Und nun Patrick Fischer. Auch er ist, wie Aimé Jacquet und Enzo Bearzot, wegen seiner taktischen Ausrichtung nach der missglückten WM 2016 und dem Fehlstart zur WM 2017 nicht zu Unrecht kritisiert worden («Pausenplatz-Hockey»). Die Polemik war allerdings bei weitem nicht so heftig wie 1998 in Frankreich und 1982 in Italien.
Patrick Fischer hat in diesen Tagen hier in Paris in ähnlich reagiert wie einst Aimé Jacquet und Enzo Bearzot. Zwar nicht gleich mit einer «Silenzio Stampa». Aber am letzten Donnerstag erklärt er in einer offiziellen Medienkonferenz, er werde mit einem einzelnen Kritiker nicht mehr reden.

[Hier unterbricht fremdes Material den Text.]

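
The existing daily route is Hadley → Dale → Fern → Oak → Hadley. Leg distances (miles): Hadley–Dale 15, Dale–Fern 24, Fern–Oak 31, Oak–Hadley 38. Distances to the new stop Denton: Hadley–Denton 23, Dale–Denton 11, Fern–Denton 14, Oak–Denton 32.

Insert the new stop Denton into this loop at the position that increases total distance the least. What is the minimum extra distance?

Adding 1 miles by placing Denton on the Dale–Fern leg.

Insertion cost between consecutive stops i–j is d(i,Denton) + d(Denton,j) − d(i,j):
  between Hadley and Dale: 23 + 11 − 15 = 19
  between Dale and Fern: 11 + 14 − 24 = 1
  between Fern and Oak: 14 + 32 − 31 = 15
  between Oak and Hadley: 32 + 23 − 38 = 17
Cheapest insertion is between Dale and Fern, adding 1.
New total = 108 + 1 = 109.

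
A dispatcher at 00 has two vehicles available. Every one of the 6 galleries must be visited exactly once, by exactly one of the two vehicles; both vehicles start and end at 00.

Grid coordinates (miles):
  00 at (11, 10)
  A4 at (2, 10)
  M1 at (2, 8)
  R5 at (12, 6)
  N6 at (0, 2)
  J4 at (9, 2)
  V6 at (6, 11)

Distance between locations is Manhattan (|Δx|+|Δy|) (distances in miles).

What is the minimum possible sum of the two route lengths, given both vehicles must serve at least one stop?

Try each way of splitting the stops between the two vehicles (each non-empty) and, for each split, find the best tour for each vehicle:
  {A4} + {M1, R5, N6, J4, V6}: 18 + 42 = 60
  {M1} + {A4, R5, N6, J4, V6}: 22 + 42 = 64
  {A4, M1} + {R5, N6, J4, V6}: 22 + 42 = 64
  {R5} + {A4, M1, N6, J4, V6}: 10 + 40 = 50
  {A4, R5} + {M1, N6, J4, V6}: 28 + 40 = 68
  {M1, R5} + {A4, N6, J4, V6}: 28 + 40 = 68
  … (31 splits in total)
Best: vehicle 1 00 → R5 → 00 = 10; vehicle 2 00 → J4 → N6 → M1 → A4 → V6 → 00 = 40; combined 50.

Minimum combined distance: 50 miles.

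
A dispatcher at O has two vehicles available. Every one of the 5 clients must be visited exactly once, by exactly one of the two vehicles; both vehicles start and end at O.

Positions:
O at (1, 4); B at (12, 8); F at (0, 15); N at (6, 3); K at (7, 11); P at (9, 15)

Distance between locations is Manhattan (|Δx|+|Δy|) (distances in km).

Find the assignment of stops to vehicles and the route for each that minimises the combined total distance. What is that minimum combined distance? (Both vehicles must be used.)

62 km — the smallest possible combined total.

Try each way of splitting the stops between the two vehicles (each non-empty) and, for each split, find the best tour for each vehicle:
  {B} + {F, N, K, P}: 30 + 42 = 72
  {F} + {B, N, K, P}: 24 + 46 = 70
  {B, F} + {N, K, P}: 46 + 40 = 86
  {N} + {B, F, K, P}: 12 + 50 = 62
  {B, N} + {F, K, P}: 32 + 40 = 72
  {F, N} + {B, K, P}: 36 + 44 = 80
  … (15 splits in total)
Best: vehicle 1 O → N → O = 12; vehicle 2 O → B → K → P → F → O = 50; combined 62.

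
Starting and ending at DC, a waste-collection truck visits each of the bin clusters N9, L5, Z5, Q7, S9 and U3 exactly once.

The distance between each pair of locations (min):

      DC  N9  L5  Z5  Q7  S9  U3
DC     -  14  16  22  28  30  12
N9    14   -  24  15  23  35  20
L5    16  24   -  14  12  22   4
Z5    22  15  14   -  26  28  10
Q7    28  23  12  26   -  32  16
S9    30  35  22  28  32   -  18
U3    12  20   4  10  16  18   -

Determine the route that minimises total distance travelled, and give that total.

117 min — the shortest possible round trip.

DC → N9 → L5 → Z5 → Q7 → S9 → U3 → DC: 14+24+14+26+32+18+12 = 140
DC → N9 → L5 → Z5 → Q7 → U3 → S9 → DC: 14+24+14+26+16+18+30 = 142
DC → N9 → L5 → Z5 → S9 → Q7 → U3 → DC: 14+24+14+28+32+16+12 = 140
DC → N9 → L5 → Z5 → S9 → U3 → Q7 → DC: 14+24+14+28+18+16+28 = 142
DC → N9 → L5 → Z5 → U3 → Q7 → S9 → DC: 14+24+14+10+16+32+30 = 140
DC → N9 → L5 → Z5 → U3 → S9 → Q7 → DC: 14+24+14+10+18+32+28 = 140
DC → N9 → L5 → Q7 → Z5 → S9 → U3 → DC: 14+24+12+26+28+18+12 = 134
DC → N9 → L5 → Q7 → Z5 → U3 → S9 → DC: 14+24+12+26+10+18+30 = 134
… (352 more)
DC → N9 → Z5 → L5 → Q7 → S9 → U3 → DC: 14+15+14+12+32+18+12 = 117  ← best
The minimum is 117.
One optimal route: DC → N9 → Z5 → L5 → Q7 → S9 → U3 → DC (or its reverse).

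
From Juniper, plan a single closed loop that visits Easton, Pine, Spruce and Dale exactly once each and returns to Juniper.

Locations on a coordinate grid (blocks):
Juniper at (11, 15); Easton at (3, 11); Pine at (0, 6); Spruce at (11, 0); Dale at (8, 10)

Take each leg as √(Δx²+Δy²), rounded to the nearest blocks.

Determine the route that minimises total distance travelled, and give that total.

There are 12 distinct closed tours to check (reversals are equivalent).
Juniper - Easton - Pine - Spruce - Dale - Juniper: 9+6+13+10+6 = 44
Juniper - Easton - Pine - Dale - Spruce - Juniper: 9+6+9+10+15 = 49
Juniper - Easton - Spruce - Pine - Dale - Juniper: 9+14+13+9+6 = 51
Juniper - Easton - Spruce - Dale - Pine - Juniper: 9+14+10+9+14 = 56
Juniper - Easton - Dale - Pine - Spruce - Juniper: 9+5+9+13+15 = 51
Juniper - Easton - Dale - Spruce - Pine - Juniper: 9+5+10+13+14 = 51
Juniper - Pine - Easton - Spruce - Dale - Juniper: 14+6+14+10+6 = 50
Juniper - Pine - Easton - Dale - Spruce - Juniper: 14+6+5+10+15 = 50
Juniper - Pine - Spruce - Easton - Dale - Juniper: 14+13+14+5+6 = 52
Juniper - Pine - Dale - Easton - Spruce - Juniper: 14+9+5+14+15 = 57
Juniper - Spruce - Easton - Pine - Dale - Juniper: 15+14+6+9+6 = 50
Juniper - Spruce - Pine - Easton - Dale - Juniper: 15+13+6+5+6 = 45
The minimum is 44.
One optimal route: Juniper → Easton → Pine → Spruce → Dale → Juniper (or its reverse).

Minimum total distance: 44 blocks.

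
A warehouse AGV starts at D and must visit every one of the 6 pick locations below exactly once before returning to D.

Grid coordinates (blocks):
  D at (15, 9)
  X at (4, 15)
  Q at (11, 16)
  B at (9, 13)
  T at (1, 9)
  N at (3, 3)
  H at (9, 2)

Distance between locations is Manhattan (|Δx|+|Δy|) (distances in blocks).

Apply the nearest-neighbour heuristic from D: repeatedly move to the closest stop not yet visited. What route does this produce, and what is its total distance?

D → [B:10 / Q:11 / H:13 / T:14 / X:17 / N:18] → B (10)
B → [Q:5 / X:7 / H:11 / T:12 / N:16] → Q (5)
Q → [X:8 / H:16 / T:17 / N:21] → X (8)
X → [T:9 / N:13 / H:18] → T (9)
T → [N:8 / H:15] → N (8)
N → [H:7] → H (7)
Return H→D: 13.
Total = 10 + 5 + 8 + 9 + 8 + 7 + 13 = 60.

Total distance 60 blocks via the nearest-neighbour route D → B → Q → X → T → N → H → D.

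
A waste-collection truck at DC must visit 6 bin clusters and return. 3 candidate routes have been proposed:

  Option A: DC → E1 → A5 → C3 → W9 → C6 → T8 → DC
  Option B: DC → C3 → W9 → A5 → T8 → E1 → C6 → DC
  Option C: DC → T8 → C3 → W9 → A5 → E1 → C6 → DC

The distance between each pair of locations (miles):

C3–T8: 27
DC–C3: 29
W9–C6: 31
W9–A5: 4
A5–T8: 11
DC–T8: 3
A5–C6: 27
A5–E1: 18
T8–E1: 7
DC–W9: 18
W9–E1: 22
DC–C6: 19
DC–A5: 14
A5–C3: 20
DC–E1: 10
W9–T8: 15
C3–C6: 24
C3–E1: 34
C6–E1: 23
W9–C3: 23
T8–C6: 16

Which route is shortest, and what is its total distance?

Option A: 10 + 18 + 20 + 23 + 31 + 16 + 3 = 121
Option B: 29 + 23 + 4 + 11 + 7 + 23 + 19 = 116
Option C: 3 + 27 + 23 + 4 + 18 + 23 + 19 = 117

Shortest is Option B, total 116 miles.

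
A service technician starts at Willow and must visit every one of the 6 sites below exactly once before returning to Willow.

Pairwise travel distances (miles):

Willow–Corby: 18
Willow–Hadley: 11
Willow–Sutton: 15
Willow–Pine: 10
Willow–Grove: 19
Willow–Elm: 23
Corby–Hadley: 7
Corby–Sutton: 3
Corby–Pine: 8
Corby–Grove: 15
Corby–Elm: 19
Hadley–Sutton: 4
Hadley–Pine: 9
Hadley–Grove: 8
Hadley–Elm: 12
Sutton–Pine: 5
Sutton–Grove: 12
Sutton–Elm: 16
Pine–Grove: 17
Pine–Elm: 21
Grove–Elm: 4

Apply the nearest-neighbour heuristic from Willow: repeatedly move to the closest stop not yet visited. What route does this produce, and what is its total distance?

Willow → [Pine:10 / Hadley:11 / Sutton:15 / Corby:18 / Grove:19 / Elm:23] → Pine (10)
Pine → [Sutton:5 / Corby:8 / Hadley:9 / Grove:17 / Elm:21] → Sutton (5)
Sutton → [Corby:3 / Hadley:4 / Grove:12 / Elm:16] → Corby (3)
Corby → [Hadley:7 / Grove:15 / Elm:19] → Hadley (7)
Hadley → [Grove:8 / Elm:12] → Grove (8)
Grove → [Elm:4] → Elm (4)
Return Elm→Willow: 23.
Total = 10 + 5 + 3 + 7 + 8 + 4 + 23 = 60.

60 miles along Willow → Pine → Sutton → Corby → Hadley → Grove → Elm → Willow.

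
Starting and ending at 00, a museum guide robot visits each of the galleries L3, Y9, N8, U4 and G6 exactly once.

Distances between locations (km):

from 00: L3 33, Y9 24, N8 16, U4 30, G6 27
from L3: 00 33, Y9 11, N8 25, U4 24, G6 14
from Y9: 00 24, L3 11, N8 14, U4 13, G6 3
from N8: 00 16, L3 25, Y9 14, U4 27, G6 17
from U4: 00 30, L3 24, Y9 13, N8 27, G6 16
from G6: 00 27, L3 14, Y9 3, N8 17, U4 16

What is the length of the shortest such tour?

00-L3-Y9-N8-U4-G6-00: 33+11+14+27+16+27 = 128
00-L3-Y9-N8-G6-U4-00: 33+11+14+17+16+30 = 121
00-L3-Y9-U4-N8-G6-00: 33+11+13+27+17+27 = 128
00-L3-Y9-U4-G6-N8-00: 33+11+13+16+17+16 = 106
00-L3-Y9-G6-N8-U4-00: 33+11+3+17+27+30 = 121
00-L3-Y9-G6-U4-N8-00: 33+11+3+16+27+16 = 106
00-L3-N8-Y9-U4-G6-00: 33+25+14+13+16+27 = 128
00-L3-N8-Y9-G6-U4-00: 33+25+14+3+16+30 = 121
00-L3-N8-U4-Y9-G6-00: 33+25+27+13+3+27 = 128
00-L3-N8-U4-G6-Y9-00: 33+25+27+16+3+24 = 128
00-L3-N8-G6-Y9-U4-00: 33+25+17+3+13+30 = 121
00-L3-N8-G6-U4-Y9-00: 33+25+17+16+13+24 = 128
00-L3-U4-Y9-N8-G6-00: 33+24+13+14+17+27 = 128
00-L3-U4-Y9-G6-N8-00: 33+24+13+3+17+16 = 106
… (46 more)
00-N8-L3-Y9-G6-U4-00: 16+25+11+3+16+30 = 101  ← best
The minimum is 101.
One optimal route: 00 → N8 → L3 → Y9 → G6 → U4 → 00 (or its reverse).

101 km — the shortest possible round trip.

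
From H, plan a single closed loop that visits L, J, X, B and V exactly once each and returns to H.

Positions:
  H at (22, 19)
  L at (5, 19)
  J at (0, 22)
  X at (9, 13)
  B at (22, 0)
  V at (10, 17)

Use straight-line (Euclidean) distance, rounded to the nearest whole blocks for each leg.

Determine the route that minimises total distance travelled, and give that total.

Minimum total distance: 73 blocks.

There are 60 distinct closed tours to check (reversals are equivalent).
H → L → J → X → B → V → H: 17+6+13+18+21+12 = 87
H → L → J → X → V → B → H: 17+6+13+4+21+19 = 80
H → L → J → B → X → V → H: 17+6+31+18+4+12 = 88
H → L → J → B → V → X → H: 17+6+31+21+4+14 = 93
H → L → J → V → X → B → H: 17+6+11+4+18+19 = 75
H → L → J → V → B → X → H: 17+6+11+21+18+14 = 87
H → L → X → J → B → V → H: 17+7+13+31+21+12 = 101
H → L → X → J → V → B → H: 17+7+13+11+21+19 = 88
H → L → X → B → J → V → H: 17+7+18+31+11+12 = 96
H → L → X → B → V → J → H: 17+7+18+21+11+22 = 96
H → L → X → V → J → B → H: 17+7+4+11+31+19 = 89
H → L → X → V → B → J → H: 17+7+4+21+31+22 = 102
H → L → B → J → X → V → H: 17+25+31+13+4+12 = 102
H → L → B → J → V → X → H: 17+25+31+11+4+14 = 102
… (46 more)
H → B → X → L → J → V → H: 19+18+7+6+11+12 = 73  ← best
The minimum is 73.
One optimal route: H → B → X → L → J → V → H (or its reverse).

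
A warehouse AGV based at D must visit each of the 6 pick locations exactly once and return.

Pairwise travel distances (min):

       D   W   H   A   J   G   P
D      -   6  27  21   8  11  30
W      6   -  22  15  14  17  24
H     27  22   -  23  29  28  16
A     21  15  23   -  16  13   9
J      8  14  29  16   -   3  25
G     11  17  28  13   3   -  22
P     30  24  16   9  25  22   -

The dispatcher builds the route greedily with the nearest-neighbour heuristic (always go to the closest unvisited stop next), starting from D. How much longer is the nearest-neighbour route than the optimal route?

D: W=6, J=8, G=11, A=21, H=27, P=30 ⇒ W
W: J=14, A=15, G=17, H=22, P=24 ⇒ J
J: G=3, A=16, P=25, H=29 ⇒ G
G: A=13, P=22, H=28 ⇒ A
A: P=9, H=23 ⇒ P
P: H=16 ⇒ H
NN route D → W → J → G → A → P → H → D costs 88.
Optimal: D → W → H → P → A → G → J → D costs 77 (by enumerating all 360 distinct tours).
Excess = 88 − 77 = 11.

11 min longer than the optimal tour.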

Wie Aimé Jacquet und Enzo Bearzot hat der charismatische Kommunikator die Spieler hinter sich. Nun ist ihm mit dem Sieg gegen Kanada (3:2 n.V) der erste grosse Sieg gelungen. Noch ist es nicht der finale Triumph, der WM-Titel (oder zumindest eine Medaille). Noch steht er nicht auf Augenhöhe mit Aimé Jacquet oder Enzo Bearzot.
Aber mit dem Sieg gegen Kanada hat Patrick Fischer einen ersten, grossen Schritt vom glücklosen Bandenoberst zum charismatischen Bandengeneral gemacht. An diesem Erfolg wird er künftig gemessen. Wer eine Mannschaft führt, die Kanada zu besiegen vermag, von dem darf erwartet werden, dass er dafür sorgt, dass gegen Slowenien und Frankreich keine Punkte verschenkt werden.
Diamanten entstehen unter Druck. Nur wer den Pulverdampf der Kritik aushält, kann ein Grosser werden. In der weich gepolsterten Sänfte der Schmeichelei, der Huldigung, der Beweihräucherung und der Anbiederung ist noch keiner zu einem sportlichen Triumph geschaukelt worden.